Simon had become a liability. So, West Beatty had sent one of his henchmen to kill him and made it look like a suicide.
Somehow, Bianca got to him.
Whatever happens, Simon’s death means the wheels are in motion.
The rats are scurrying, hiding, and trying to protect themselves.
Syd will need to be extra vigilant now. She glances around, but she’s surrounded by locals sipping rosé and beer, engaged in their rapid French conversations.
She breathes through her diaphragm, assures herself that she’s safe.
Curtis’s death was ruled an accident. The monsters have no reason to suspect that the grieving widow knew her dead husband was involved in a pedophile ring.
But she’d left a reputation as a smart, savvy attorney in her wake. She can’t be too careful.
She’d sold the Spanish house shortly after the “tragedy.” José Sainz had assured her that her husband’s accidental death would not need to be disclosed, that the mishap wouldn’t affect the value.
And he’d been right. Once the mess had been cleaned up, the property had sold quickly and slightly over asking.
The money is enough to finance her nomadic lifestyle for years if she wants that.
Her brother, Reid, knows she’s traveling, healing, dealing with her grief.
He’d been so angry with Curtis when he’d admitted his affair, but Reid was shaken by the news of his brother-in-law’s sudden passing.
He’d offered to come to Europe, to bring Sydney home, to provide comfort and support.

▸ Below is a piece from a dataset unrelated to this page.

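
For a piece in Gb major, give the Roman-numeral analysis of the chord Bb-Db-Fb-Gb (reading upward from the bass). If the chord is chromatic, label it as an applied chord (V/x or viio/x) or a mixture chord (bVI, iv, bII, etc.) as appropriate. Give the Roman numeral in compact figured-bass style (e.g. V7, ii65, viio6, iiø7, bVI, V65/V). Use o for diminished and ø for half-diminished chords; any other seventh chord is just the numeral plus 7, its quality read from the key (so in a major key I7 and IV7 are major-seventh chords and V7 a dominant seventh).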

Her brother is all she has left now. But Sydney had explained that she needed solitude to process all that had happened.
One day, she’ll go back, but she’s not ready yet.
Her glass of wine arrives, and she smiles at the waiter, takes a sip. For now, she will stay in Europe, enjoy the culture, the wine, and a cigarette every now and then.
And she’ll watch from afar as justice is finally served.